In 2013, Greece faced its sixth consecutive year of a devastating recession. In order to secure $325 billion in rescue funds from the European Union and the International Monetary Fund, the Greek government resorted to cutting jobs and wages, actions that consequentially incited mass protests and unrest.
As a result, according to statistics released by the Hellenic Statistical Authority (HSA,) nearly a quarter of Greece’s population is susceptible to poverty. In a nation composed of 11 million residents, 2.75 million of whom are at risk of poverty, Greece has the highest poverty risk in the E.U. Among those at risk, the most susceptible individuals are single parents and unemployed men. Approximately half of jobless men in Greece are at risk of poverty, while single-parent households are also in a vulnerable position.
A factor contributing to the anticipated poverty of Greece’s population are the projected social welfare budget cuts for 2014. Between 2012 to 2013, the welfare budget had been cut by almost seven percent.
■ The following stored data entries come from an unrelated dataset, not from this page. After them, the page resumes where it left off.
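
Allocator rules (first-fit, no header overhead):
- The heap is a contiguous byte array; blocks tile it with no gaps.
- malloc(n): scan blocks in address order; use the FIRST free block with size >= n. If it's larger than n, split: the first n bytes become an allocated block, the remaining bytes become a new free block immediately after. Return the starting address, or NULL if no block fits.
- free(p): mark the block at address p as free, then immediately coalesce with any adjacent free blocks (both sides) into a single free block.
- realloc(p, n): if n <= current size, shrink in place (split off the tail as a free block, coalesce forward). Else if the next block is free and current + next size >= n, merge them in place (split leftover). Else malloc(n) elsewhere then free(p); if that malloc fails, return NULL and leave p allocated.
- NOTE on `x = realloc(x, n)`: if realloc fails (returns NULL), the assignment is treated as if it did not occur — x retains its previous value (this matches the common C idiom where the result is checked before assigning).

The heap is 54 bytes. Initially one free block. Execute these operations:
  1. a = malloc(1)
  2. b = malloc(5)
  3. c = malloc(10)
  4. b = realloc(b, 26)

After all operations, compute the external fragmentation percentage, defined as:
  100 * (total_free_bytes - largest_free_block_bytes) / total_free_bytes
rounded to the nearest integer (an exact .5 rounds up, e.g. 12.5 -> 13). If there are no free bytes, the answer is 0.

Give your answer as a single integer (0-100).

Op 1: a = malloc(1) -> a = 0; heap: [0-0 ALLOC][1-53 FREE]
Op 2: b = malloc(5) -> b = 1; heap: [0-0 ALLOC][1-5 ALLOC][6-53 FREE]
Op 3: c = malloc(10) -> c = 6; heap: [0-0 ALLOC][1-5 ALLOC][6-15 ALLOC][16-53 FREE]
Op 4: b = realloc(b, 26) -> b = 16; heap: [0-0 ALLOC][1-5 FREE][6-15 ALLOC][16-41 ALLOC][42-53 FREE]
Free blocks: [5 12] total_free=17 largest=12 -> 100*(17-12)/17 = 500/17 ≈ 29.412 -> rounds to 29

Answer: 29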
However, the projected budget reduction for social welfare in 2014 is a staggering 18%, or $406 billion.
Furthermore, according to the Public Policy Analysis Group at the Athens University of Economics and Business (AUEB) discovered that within the last year, approximately 14% of Greeks had earned an income that was less than the living standard. In contrast, in 2004, only two percent of the population had earned an income below the standard of living.
Since 2008, the crisis in Greece had steadily increased in volatility. According to ESYE statistics agency, an increase in material deprivation in at least four of the nine basic categories of goods and services for human survival occurred during the past five years. To clarify, basic needs include the ability to endure unforeseen financial expenses, eat meat every two days, and heat one’s home. However, due to the economic crisis, approximately 76.3% of poor Greeks were directly affected, while 30.8 percent of the non-poor population suffered as well.
Without adequate government intervention, a substantial portion of the Greek population will remain at risk of poverty throughout 2014. With poverty and struggle in sight, internal social conflict in Greece will continue to rise as well. However, with aid from the E.U. and gradual stabilization, the nation can begin to recover.